AMA Votes to Oppose Punishing Doctors When Necessary Care Results in Fetal Death
In the wake of the Supreme Court’s June decision to overturn Roe v. Wade, the American Medical Association (AMA) House of Delegates Monday voted on a resolution to work against all policies or laws that exact punishment against clinicians or their patients in the event a woman loses a pregnancy as a result of medically necessary care, such as treatment for cancer.
“A growing number of current and pending laws insert government into the patient-physician relationships by dictating limits on bans on reproductive health while also aiming to criminally punish physicians who provide services that result in the loss of pregnancy,” said the resolution, which was debated at the AMA Interim Meeting of the House of Delegates, held virtually and in Honolulu.
The AMA’s approval — to oppose “criminalization of, or civil penalties for,” care that results in pregnancy termination — came after a 45-minute debate during which speakers told stories of women being arrested and imprisoned after miscarriages or stillbirths, and physicians finding themselves in legal jeopardy. Dozens of speakers tweaked, clarified, debated, and amended the language for precision.
“Criminalizing pregnancy loss casts pregnant people as vessels rather than people,” said Anna Yap, MD, speaking for the AMA Resident and Fellow section. “In 2019, prosecutors in 45 states have used these laws to charge pregnant people who are experiencing pregnancy loss after using drugs, including legal prescription drugs,” she said. “Pregnancy loss can be blamed on drug use, regardless of whether those drugs actually contribute to the miscarriage in any way.”
Mark Kashtan, MD, MPH, of the New England delegation, also supported the policy. “In our post-Dobbs reality, tens of millions of women, and tens of thousands of physicians, live and work in parts of the country where they are now subject to misguided civil and criminal penalties, stemming from the loss of pregnancy secondary to adverse events of medically necessary treatment, trauma, or other unexpected events.”

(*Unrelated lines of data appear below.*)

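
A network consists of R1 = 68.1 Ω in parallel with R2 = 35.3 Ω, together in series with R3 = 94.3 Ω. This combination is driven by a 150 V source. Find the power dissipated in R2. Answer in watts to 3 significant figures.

First find R_p for the parallel pair, then treat R_p + R3 as a series loop.
R_p = (68.1×35.3)/(68.1+35.3) = 23.25 Ω
R_total = R_p + 94.3 = 23.25 + 94.3 = 117.5 Ω
I = V / R_total = 150 / 117.5 = 1.276 A
Voltage across the parallel pair: V_p = I × R_p = 1.276 × 23.25 = 29.67 V
R2 has V_p across it, so P = V_p²/R2.
P_R2 = (29.67)² / 35.3 = 24.93 W

24.9 W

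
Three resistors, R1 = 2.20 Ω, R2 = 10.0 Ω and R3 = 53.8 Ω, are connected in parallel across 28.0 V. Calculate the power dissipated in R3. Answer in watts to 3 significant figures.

14.6 W

Parallel branches share the same voltage; P = V²/R gives the branch power in one step.
P_R3 = V² / R3 = (28.0)² / 53.8 Ω = 14.57 W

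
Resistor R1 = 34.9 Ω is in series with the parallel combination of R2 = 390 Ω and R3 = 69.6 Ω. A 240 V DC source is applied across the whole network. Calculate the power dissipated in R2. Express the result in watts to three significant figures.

Collapse R2‖R3 to a single equivalent, reducing the network to two series elements.
R_p = (390×69.6)/(390+69.6) = 59.06 Ω
R_total = 34.9 + 59.06 = 93.96 Ω
I = V / R_total = 240 / 93.96 = 2.554 A
Voltage across the parallel pair: V_p = I × R_p = 2.554 × 59.06 = 150.9 V
With V_p across R2, its power is V_p²/R2.
P_R2 = (150.9)² / 390 = 58.35 W

58.4 W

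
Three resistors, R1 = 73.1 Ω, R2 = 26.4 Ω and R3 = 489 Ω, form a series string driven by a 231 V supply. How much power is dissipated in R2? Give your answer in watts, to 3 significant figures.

In a series string the same current flows through every resistor — find that current, then P = I²R for the one we want.
R_total = 73.1 + 26.4 + 489 = 588.5 Ω
I = V / R_total = 231 / 588.5 = 0.3925 A
P_R2 = I² × R2 = (0.3925)² × 26.4 = 4.068 W

4.07 W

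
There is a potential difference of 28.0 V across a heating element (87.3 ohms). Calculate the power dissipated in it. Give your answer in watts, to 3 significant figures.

8.98 W

V and R are stated; P = V²/R avoids computing the current.
P = (28.0 V)² / 87.3 Ω = 8.981 W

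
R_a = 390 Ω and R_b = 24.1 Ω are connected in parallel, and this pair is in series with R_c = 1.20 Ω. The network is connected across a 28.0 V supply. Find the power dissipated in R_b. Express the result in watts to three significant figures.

Reduce the parallel combination to a single R_p; the circuit then becomes R_p in series with the remaining resistor.
R_p = (390×24.1)/(390+24.1) = 22.70 Ω
R_total = R_p + 1.20 = 22.70 + 1.20 = 23.90 Ω
I = V / R_total = 28.0 / 23.90 = 1.172 A
Voltage across the parallel pair: V_p = I × R_p = 1.172 × 22.70 = 26.59 V
R_b sits across V_p; its power is V_p²/R.
P_R_b = (26.59)² / 24.1 = 29.35 W

29.3 W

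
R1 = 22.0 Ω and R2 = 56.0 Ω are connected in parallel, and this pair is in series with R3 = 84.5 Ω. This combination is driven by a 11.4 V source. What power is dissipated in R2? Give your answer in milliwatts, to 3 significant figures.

First find R_p for the parallel pair, then treat R_p + R3 as a series loop.
R_p = (22.0×56.0)/(22.0+56.0) = 15.79 Ω
R_total = R_p + 84.5 = 15.79 + 84.5 = 100.3 Ω
I = V / R_total = 11.4 / 100.3 = 0.1137 A
Voltage across the parallel pair: V_p = I × R_p = 0.1137 × 15.79 = 1.795 V
R2 sits across V_p; its power is V_p²/R.
P_R2 = (1.795)² / 56.0 = 0.05756 W

57.6 mW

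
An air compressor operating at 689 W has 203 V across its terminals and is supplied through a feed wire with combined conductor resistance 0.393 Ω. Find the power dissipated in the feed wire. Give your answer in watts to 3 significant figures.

4.53 W

Only the current and the line resistance are needed for the I²R loss.
I = P / V = 689 / 203 = 3.394 A through the feed wire.
P_line = I² R_line = (3.394)² × 0.393 = 4.527 W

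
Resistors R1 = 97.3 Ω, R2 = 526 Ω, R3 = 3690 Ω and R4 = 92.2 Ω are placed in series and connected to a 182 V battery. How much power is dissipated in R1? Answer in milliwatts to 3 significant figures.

Series elements share the same current, so find I first, then use P = I²R.
R_total = 97.3 + 526 + 3690 + 92.2 = 4406 Ω
I = V / R_total = 182 / 4406 = 0.04131 A
P_R1 = I² × R1 = (0.04131)² × 97.3 = 0.1661 W

166 mW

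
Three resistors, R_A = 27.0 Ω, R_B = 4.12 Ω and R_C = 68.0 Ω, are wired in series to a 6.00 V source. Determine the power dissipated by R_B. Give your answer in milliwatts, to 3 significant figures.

In a series string the same current flows through every resistor — find that current, then P = I²R for the one we want.
R_total = 27.0 + 4.12 + 68.0 = 99.12 Ω
I = V / R_total = 6.00 / 99.12 = 0.06053 A
P_R_B = I² × R_B = (0.06053)² × 4.12 = 0.01510 W

15.1 mW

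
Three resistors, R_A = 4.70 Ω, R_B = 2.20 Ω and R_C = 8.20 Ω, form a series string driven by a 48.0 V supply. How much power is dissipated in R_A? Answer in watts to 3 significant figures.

47.5 W

The current is common to all series resistors; compute it, then apply P = I²R for the target.
R_total = 4.70 + 2.20 + 8.20 = 15.10 Ω
I = V / R_total = 48.0 / 15.10 = 3.179 A
P_R_A = I² × R_A = (3.179)² × 4.70 = 47.49 W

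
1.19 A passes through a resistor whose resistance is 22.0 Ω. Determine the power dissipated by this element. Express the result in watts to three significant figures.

31.2 W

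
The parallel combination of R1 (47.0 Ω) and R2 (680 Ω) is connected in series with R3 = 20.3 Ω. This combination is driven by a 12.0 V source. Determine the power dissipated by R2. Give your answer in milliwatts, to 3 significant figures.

99.1 mW

Reduce the parallel combination to a single R_p; the circuit then becomes R_p in series with the remaining resistor.
R_p = (47.0×680)/(47.0+680) = 43.96 Ω
R_total = R_p + 20.3 = 43.96 + 20.3 = 64.26 Ω
I = V / R_total = 12.0 / 64.26 = 0.1867 A
Voltage across the parallel pair: V_p = I × R_p = 0.1867 × 43.96 = 8.209 V
R2 has V_p across it, so P = V_p²/R2.
P_R2 = (8.209)² / 680 = 0.09911 W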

“This is not just a hypothetical concern,” he said. “Women have been wrongfully incarcerated under these statutes. Physicians have lost their careers, their livelihoods, and their good names.”
Kashtan added that “Government officials acting without regard to medical science have confounded tragedies and misguided attempts to apportion blame for political purposes. This cannot be allowed to go unchallenged by the AMA. Our organization must avail itself of every tool at its disposal to advocate at federal, state, and local levels to protect our patients or colleagues and the physician-patient relationship, and these travesties of justice.”

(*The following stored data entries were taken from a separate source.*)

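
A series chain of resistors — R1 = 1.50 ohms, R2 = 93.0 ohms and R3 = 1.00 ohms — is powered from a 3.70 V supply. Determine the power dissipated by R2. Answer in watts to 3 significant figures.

0.140 W

Every series element carries the same I. Get I from the total resistance, then P = I² × R2.
R_total = 1.50 + 93.0 + 1.00 = 95.50 Ω
I = V / R_total = 3.70 / 95.50 = 0.03874 A
P_R2 = I² × R2 = (0.03874)² × 93.0 = 0.1396 W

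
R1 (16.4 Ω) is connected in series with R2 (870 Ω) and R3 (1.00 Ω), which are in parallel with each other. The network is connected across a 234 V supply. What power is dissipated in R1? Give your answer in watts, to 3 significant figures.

2970 W

Reduce the parallel pair to R_p first; the network is then a simple series string.
R_p = (870×1.00)/(870+1.00) = 0.9989 Ω
R_total = 16.4 + 0.9989 = 17.40 Ω
I = V / R_total = 234 / 17.40 = 13.45 A
R1 is in the main series path, so its power is I²R1.
P_R1 = (13.45)² × 16.4 = 2966 W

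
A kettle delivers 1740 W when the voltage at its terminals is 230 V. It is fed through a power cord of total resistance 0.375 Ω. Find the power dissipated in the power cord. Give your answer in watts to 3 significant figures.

21.5 W

The power cord and load are in series, so the same current flows in both; the loss is I²R_line.
I = P / V = 1740 / 230 = 7.565 A through the power cord.
P_line = I² R_line = (7.565)² × 0.375 = 21.46 W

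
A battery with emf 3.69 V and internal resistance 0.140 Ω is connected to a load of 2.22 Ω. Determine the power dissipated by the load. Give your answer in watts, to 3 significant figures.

5.43 W

Load and internal resistance form a series loop — compute the loop current, then the load power via I²R.
I = ε / (r + R) = 3.69 / (0.140 + 2.22) = 1.564 A
P_load = I² R = (1.564)² × 2.22 = 5.427 W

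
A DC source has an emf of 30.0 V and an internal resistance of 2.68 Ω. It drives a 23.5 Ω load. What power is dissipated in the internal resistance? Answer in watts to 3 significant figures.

3.52 W

Internal loss is I²r, with I set by the total series resistance r+R.
I = ε / (r + R) = 30.0 / (2.68 + 23.5) = 1.146 A
P_int = I² r = (1.146)² × 2.68 = 3.519 W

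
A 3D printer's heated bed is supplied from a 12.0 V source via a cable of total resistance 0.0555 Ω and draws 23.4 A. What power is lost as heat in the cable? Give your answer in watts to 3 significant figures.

Line loss is just I²R for the cable — we know both I and R_line directly.
The cable carries the full 23.4 A.
P_line = I² R_line = (23.40)² × 0.0555 = 30.39 W

30.4 W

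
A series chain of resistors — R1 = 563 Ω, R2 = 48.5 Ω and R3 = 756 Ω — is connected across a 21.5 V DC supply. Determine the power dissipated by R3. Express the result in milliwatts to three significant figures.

Every series element carries the same I. Get I from the total resistance, then P = I² × R3.
R_total = 563 + 48.5 + 756 = 1368 Ω
I = V / R_total = 21.5 / 1368 = 0.01572 A
P_R3 = I² × R3 = (0.01572)² × 756 = 0.1869 W

187 mW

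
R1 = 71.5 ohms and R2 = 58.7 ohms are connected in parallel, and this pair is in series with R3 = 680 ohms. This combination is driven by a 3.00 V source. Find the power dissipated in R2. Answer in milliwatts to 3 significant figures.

Collapse the R1‖R2 pair into one equivalent R_p; then R_p and R3 form a series string.
R_p = (71.5×58.7)/(71.5+58.7) = 32.24 Ω
R_total = R_p + 680 = 32.24 + 680 = 712.2 Ω
I = V / R_total = 3.00 / 712.2 = 0.004212 A
Voltage across the parallel pair: V_p = I × R_p = 0.004212 × 32.24 = 0.1358 V
R2 sits across V_p; its power is V_p²/R.
P_R2 = (0.1358)² / 58.7 = 0.0003141 W

0.314 mW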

Tani Malhotra, MD, of the Ohio delegation, was roundly applauded when she insisted the AMA resolution should not be limited to protecting physicians. “In Iowa, a pregnant person fell down the stairs and was reported to police after seeking help at a hospital. She was arrested for attempted fetal homicide.”
“In Utah, someone gave birth to twins. One was a stillbirth. Healthcare professionals believe she had a stillbirth as a result of the patient’s decision to delay having a cesarean [section delivery]. She was arrested on charges of fetal homicide. And in Louisiana, a woman who went to the hospital for unexplained vaginal bleeding was locked up for over a year on charges of second-degree murder before medical records revealed she suffered a miscarriage at 11 to 15 weeks,” Malhotra said.
All those events happened before Roe was overturned, she said. Now that it has been, she added, “I expect that this will only get worse.”
Because AMA debates typically need speakers to speak on both pro and con sides, and no speakers opposed the measure, Oran Lee Berkenstock, MD, of Tennessee, volunteered to express a negative view. “I don’t think this goes far enough,” he said.
In Tennessee, because of a legal policy called “affirmative defense” in its pregnancy laws, if a physician treats a patient in a way “he thinks is appropriate in the care of pregnancy” and something goes wrong, “he is still held liable and can be arrested and then has to prove his innocence.”
Seema Sidhu, MD, an ob/gyn from the California delegation who spoke as an individual, wanted the resolution to include the word “termination” to exonerate treating physicians and their patients who choose to terminate their pregnancies because they are taking medications with teratogenic effects. She has a patient who was taking methotrexate for arthritis, which can cause severe birth defects or fetal death and discovered she was pregnant, she said. “Now she wants to terminate the pregnancy; she should be allowed to do it.”
But Brandi Ring, MD, a delegate for the American College of Obstetricians and Gynecologists, argued against including the word “termination,” saying the AMA has a policy to oppose “the imposition of criminal and civil penalties or other retaliatory efforts against patients, patient advocates, physicians, other health care workers, and health systems for receiving, assisting, and referring patients to or providing reproductive health services.” The AMA approved that policy in June.